He is the author of thirteen books and the editor of five, including The Voice Catchers: How Marketers Listen In to Exploit Your Feelings, Your Privacy, and Your Wallet; The Aisles Have Eyes: How Retailers Track Your Shopping, Strip Your Privacy, and Define Your Power; and The Daily You: How the New Advertising Industry Is Defining Your Identity and Your Worth.
Turow applied the “Page 99 Test” to his latest book, The Problem with Personalization: How Advertisers Learned to Make and Break Us from Ancient Times to the AI Age, and shared the following:
As it happens, page 99 of The Problem with Personalization marks the beginning of chapter 4 of 8 chapters. In that sense, it lies squarely in the middle of the book, and of my argument. The book’s subtitle is “How Advertisers Learned to Make and Break Us from Ancient Time to the AI Age.” Chapters 1-3 tackle the pre-internet versions of personalization, from street hawkers and peddlers of centuries past to the rise of direct mail and direct marketing in the 20th century. Those chapters demolish the widespread notion that personalization in advertising is a product of the 21st century; far from it. Chapter 4 pivots to our current century. It and the ones that follow show how advertisers draw on past aspirations and assumptions about personalization. But advertisers of today do that using artificial intelligence and the internet. They weaponize data in unprecedented ways that drive mono-segmentation and, over the next decades, the disappearance of shared reality and community.Learn more about The Problem with Personalization at the University of Chicago Press website.
Chapter 4 is called “Cookies, Barcodes, Smartphones, and Location Targeting: The Internet Takes the Direct Marketing Crown.” Here is how it begins on page 99:In 1994 Lou Montulli worked for Netscape Communications, a company that made the Netscape Navigator World Wide Web browser.
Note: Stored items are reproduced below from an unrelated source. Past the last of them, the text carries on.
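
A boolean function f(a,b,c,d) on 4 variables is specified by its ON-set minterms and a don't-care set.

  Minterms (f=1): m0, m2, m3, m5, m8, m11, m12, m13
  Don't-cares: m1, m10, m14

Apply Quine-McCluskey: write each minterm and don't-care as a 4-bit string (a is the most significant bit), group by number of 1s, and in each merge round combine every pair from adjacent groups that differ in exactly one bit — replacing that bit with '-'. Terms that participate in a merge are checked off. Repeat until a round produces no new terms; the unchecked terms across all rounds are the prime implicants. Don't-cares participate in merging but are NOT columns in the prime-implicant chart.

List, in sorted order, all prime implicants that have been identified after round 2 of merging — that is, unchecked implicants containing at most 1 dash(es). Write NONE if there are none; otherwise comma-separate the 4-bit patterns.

-101, 0-01, 110-

Round 0: 0000✓ 0001✓ 0010✓ 0011✓ 0101✓ 1000✓ 1010✓ 1011✓ 1100✓ 1101✓ 1110✓
Round 1: -000✓ -010✓ -011✓ -101 0-01 00-0✓ 00-1✓ 000-✓ 001-✓ 1-00✓ 1-10✓ 10-0✓ 101-✓ 11-0✓ 110-
Round 2: -0-0 -01- 00-- 1--0
PIs = {-0-0, -01-, -101, 0-01, 00--, 1--0, 110-}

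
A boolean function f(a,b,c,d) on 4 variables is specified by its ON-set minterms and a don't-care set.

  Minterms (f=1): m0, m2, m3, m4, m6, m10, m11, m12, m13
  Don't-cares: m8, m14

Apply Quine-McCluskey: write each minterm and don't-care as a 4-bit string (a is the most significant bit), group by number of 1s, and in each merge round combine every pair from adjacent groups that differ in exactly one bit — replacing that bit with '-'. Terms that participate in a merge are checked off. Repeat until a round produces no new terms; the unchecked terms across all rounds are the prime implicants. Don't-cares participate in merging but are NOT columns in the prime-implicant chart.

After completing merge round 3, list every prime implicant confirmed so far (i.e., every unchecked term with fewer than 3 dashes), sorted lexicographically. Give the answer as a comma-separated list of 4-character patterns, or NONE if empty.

Round 0: 0000✓ 0010✓ 0011✓ 0100✓ 0110✓ 1000✓ 1010✓ 1011✓ 1100✓ 1101✓ 1110✓
Round 1: -000✓ -010✓ -011✓ -100✓ -110✓ 0-00✓ 0-10✓ 00-0✓ 001-✓ 01-0✓ 1-00✓ 1-10✓ 10-0✓ 101-✓ 11-0✓ 110-
Round 2: --00✓ --10✓ -0-0✓ -01- -1-0✓ 0--0✓ 1--0✓
Round 3: ---0
PIs = {---0, -01-, 110-}

-01-, 110-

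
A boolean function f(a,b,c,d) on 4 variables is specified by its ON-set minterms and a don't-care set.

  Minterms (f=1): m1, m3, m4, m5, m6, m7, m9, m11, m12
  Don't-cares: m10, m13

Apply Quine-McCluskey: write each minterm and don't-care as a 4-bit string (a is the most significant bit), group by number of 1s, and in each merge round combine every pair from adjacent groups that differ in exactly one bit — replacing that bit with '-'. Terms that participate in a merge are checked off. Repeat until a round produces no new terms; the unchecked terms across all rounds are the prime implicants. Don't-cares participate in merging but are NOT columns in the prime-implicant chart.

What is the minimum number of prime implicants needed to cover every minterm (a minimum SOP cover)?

3

Round 0: 0001✓ 0011✓ 0100✓ 0101✓ 0110✓ 0111✓ 1001✓ 1010✓ 1011✓ 1100✓ 1101✓
Round 1: -001✓ -011✓ -100✓ -101✓ 0-01✓ 0-11✓ 00-1✓ 01-0✓ 01-1✓ 010-✓ 011-✓ 1-01✓ 10-1✓ 101- 110-✓
Round 2: --01 -0-1 -10- 0--1 01--
PIs = {--01, -0-1, -10-, 0--1, 01--, 101-}
Coverage chart:
  m1: --01,-0-1,0--1
  m3: -0-1,0--1
  m4: -10-,01--
  m5: --01,-10-,0--1,01--
  m6: 01-- ←essential
  m7: 0--1,01--
  m9: --01,-0-1
  m11: -0-1,101-
  m12: -10- ←essential
Essential: -10-, 01--
Petrick residual → -0-1
Min cover (3 terms): b'd + bc' + a'b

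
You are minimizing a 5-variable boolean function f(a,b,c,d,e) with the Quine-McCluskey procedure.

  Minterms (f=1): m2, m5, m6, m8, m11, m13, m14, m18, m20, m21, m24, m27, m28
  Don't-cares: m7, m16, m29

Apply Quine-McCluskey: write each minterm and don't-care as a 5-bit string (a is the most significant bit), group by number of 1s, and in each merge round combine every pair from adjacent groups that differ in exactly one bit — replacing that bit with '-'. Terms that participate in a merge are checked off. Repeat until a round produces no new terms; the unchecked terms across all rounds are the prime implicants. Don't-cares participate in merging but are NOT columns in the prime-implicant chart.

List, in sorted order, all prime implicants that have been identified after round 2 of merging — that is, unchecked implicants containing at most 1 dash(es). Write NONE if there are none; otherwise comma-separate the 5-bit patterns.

-0010, -1000, -1011, 0-110, 00-10, 001-1, 0011-, 100-0

[col 0] 00010*, 00101*, 00110*, 00111*, 01000*, 01011*, 01101*, 01110*, 10000*, 10010*, 10100*, 10101*, 11000*, 11011*, 11100*, 11101*
[col 1] -0010, -0101*, -1000, -1011, -1101*, 0-101*, 0-110, 00-10, 001-1, 0011-, 1-000*, 1-100*, 1-101*, 10-00*, 100-0, 1010-*, 11-00*, 1110-*
[col 2] --101, 1--00, 1-10-
Prime implicants: --101, -0010, -1000, -1011, 0-110, 00-10, 001-1, 0011-, 1--00, 1-10-, 100-0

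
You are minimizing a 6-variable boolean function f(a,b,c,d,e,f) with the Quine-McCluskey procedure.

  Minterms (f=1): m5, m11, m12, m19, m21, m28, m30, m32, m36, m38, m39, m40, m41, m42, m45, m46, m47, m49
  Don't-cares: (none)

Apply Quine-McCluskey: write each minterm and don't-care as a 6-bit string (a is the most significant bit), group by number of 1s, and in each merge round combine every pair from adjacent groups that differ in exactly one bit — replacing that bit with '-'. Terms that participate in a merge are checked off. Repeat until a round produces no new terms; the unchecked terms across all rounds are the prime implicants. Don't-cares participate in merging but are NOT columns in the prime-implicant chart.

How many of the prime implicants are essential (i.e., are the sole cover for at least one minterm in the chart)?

7

Round 0: 000101✓ 001011 001100✓ 010011 010101✓ 011100✓ 011110✓ 100000✓ 100100✓ 100110✓ 100111✓ 101000✓ 101001✓ 101010✓ 101101✓ 101110✓ 101111✓ 110001
Round 1: 0-0101 0-1100 0111-0 10-000 10-110✓ 10-111✓ 100-00 1001-0 10011-✓ 101-01 101-10 1010-0 10100- 1011-1 10111-✓
Round 2: 10-11-
PIs = {0-0101, 0-1100, 001011, 010011, 0111-0, 10-000, 10-11-, 100-00, 1001-0, 101-01, 101-10, 1010-0, 10100-, 1011-1, 110001}
Coverage chart:
  m5: 0-0101 ←essential
  m11: 001011 ←essential
  m12: 0-1100 ←essential
  m19: 010011 ←essential
  m21: 0-0101 ←essential
  m28: 0-1100,0111-0
  m30: 0111-0 ←essential
  m32: 10-000,100-00
  m36: 100-00,1001-0
  m38: 10-11-,1001-0
  m39: 10-11- ←essential
  m40: 10-000,1010-0,10100-
  m41: 101-01,10100-
  m42: 101-10,1010-0
  m45: 101-01,1011-1
  m46: 10-11-,101-10
  m47: 10-11-,1011-1
  m49: 110001 ←essential
Essential: 0-0101, 0-1100, 001011, 010011, 0111-0, 10-11-, 110001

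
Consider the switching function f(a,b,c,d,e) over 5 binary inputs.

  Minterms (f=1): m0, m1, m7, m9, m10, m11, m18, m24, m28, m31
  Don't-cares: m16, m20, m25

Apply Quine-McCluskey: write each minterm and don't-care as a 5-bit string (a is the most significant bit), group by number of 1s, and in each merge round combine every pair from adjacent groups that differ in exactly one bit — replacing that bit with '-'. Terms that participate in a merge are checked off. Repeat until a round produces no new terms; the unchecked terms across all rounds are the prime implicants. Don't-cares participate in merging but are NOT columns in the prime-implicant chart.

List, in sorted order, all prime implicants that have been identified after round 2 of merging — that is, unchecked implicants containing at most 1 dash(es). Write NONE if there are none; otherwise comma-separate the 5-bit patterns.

-0000, -1001, 0-001, 0000-, 00111, 010-1, 0101-, 100-0, 1100-, 11111

[col 0] 00000*, 00001*, 00111, 01001*, 01010*, 01011*, 10000*, 10010*, 10100*, 11000*, 11001*, 11100*, 11111
[col 1] -0000, -1001, 0-001, 0000-, 010-1, 0101-, 1-000*, 1-100*, 10-00*, 100-0, 11-00*, 1100-
[col 2] 1--00
Prime implicants: -0000, -1001, 0-001, 0000-, 00111, 010-1, 0101-, 1--00, 100-0, 1100-, 11111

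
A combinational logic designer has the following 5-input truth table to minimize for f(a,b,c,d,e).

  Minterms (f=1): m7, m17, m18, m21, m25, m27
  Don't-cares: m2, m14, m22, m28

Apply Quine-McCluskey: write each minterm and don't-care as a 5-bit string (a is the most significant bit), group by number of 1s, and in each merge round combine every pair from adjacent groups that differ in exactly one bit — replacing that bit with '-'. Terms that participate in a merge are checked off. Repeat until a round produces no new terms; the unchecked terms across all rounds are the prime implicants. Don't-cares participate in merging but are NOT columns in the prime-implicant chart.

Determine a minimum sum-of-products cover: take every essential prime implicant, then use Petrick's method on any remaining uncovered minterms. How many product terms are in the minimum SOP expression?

4

Round 0: 00010✓ 00111 01110 10001✓ 10010✓ 10101✓ 10110✓ 11001✓ 11011✓ 11100
Round 1: -0010 1-001 10-01 10-10 110-1
PIs = {-0010, 00111, 01110, 1-001, 10-01, 10-10, 110-1, 11100}
Coverage chart:
  m7: 00111 ←essential
  m17: 1-001,10-01
  m18: -0010,10-10
  m21: 10-01 ←essential
  m25: 1-001,110-1
  m27: 110-1 ←essential
Essential: 00111, 10-01, 110-1
Petrick residual → -0010
Min cover (4 terms): b'c'de' + a'b'cde + ab'd'e + abc'e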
His bosses asked him to address a difficulty bedeviling companies trying to sell things in the new web world. There was no way to keep track of an individual’s visits to or clicks on a website. Online stores could therefore sell only one item at a time. If you wanted to buy something on a store’s site, you would click to place it in the website’s “shopping cart” and then you would have to check out right at that moment. You could not leave it in the cart and look again on the site for something to buy because you’d lose the first item. The website had no way to know if the same visitor was coming back to the cart. To grease the wheels of browser commerce, Montulli was, in essence, charged with creating a persistent identity tracker for an individual’s presence where others at Netscape had tried and failed.This, page 100 points out, was the beginning of the cookie. The cookie was crucial to making direct marketing the mainstream model for audience construction in the internet era. It caused marketers to continually search for ways to splinter their profiles of consumers and then target them using those hypersegmented, even individualized, understandings. Chapters 4 through 8 cover how that process evolved into a new era of predictive and generative artificial intelligence—and what it means for individuals and the larger society.
A person reading page 99 alone would probably not get a good idea of the entire work because the Montulli anecdote, not the book’s theme, takes center stage. The chapter title may offer a hint of the prior and forthcoming topics, but certainly not in an explicit way. Nevertheless, a reader of the book will find page 99 as a crucial pivot in the book’s trajectory. At this point the story is moving from the “mass” oriented analog and early digital-media environment of the late twentieth century (think cable TV, CDs, and early PCs) to our era where artificial intelligence technologies linked to increasingly personalized digital platforms are transforming our lives fundamentally. Chapter 5 is called “Machine Learning, Predictive Analytics, Identity Resolution: AI and The Data Deluge.” Charter 6's title is “Dynamic Personalizations, Unprecedented Permutations, Virtual Influencers: Enter Gen. A.” Chapter 7 deals with “Consumer Data and the Law Governments Pushback, Marketers Push Forward,” and Chapter 8 confronts the basic question “Why Don't People Revolt?”
So, while page 99 doesn’t presage all this, it serves as the key entry point for it. Perhaps that’s a useful variation on the Ford Madox Ford quote.
Stepping back to focus on the book’s theme, I ought to say that concerns, including in my own work, about marketers’ data-hoovering activities typically focus on privacy. But I have come to believe that companies’ frenetic drives toward AI-created personalization is leading to an even costlier predicament: It is making it impossible to sustain the kind of healthy media system required to cultivate a healthy society. That is why I wrote The Problem of Personalization. The book makes its argument by telling stories that put the personalization problem into historical, technological, legal and social perspectives. I hope this discussion of page 99 makes you want to explore the book as a whole.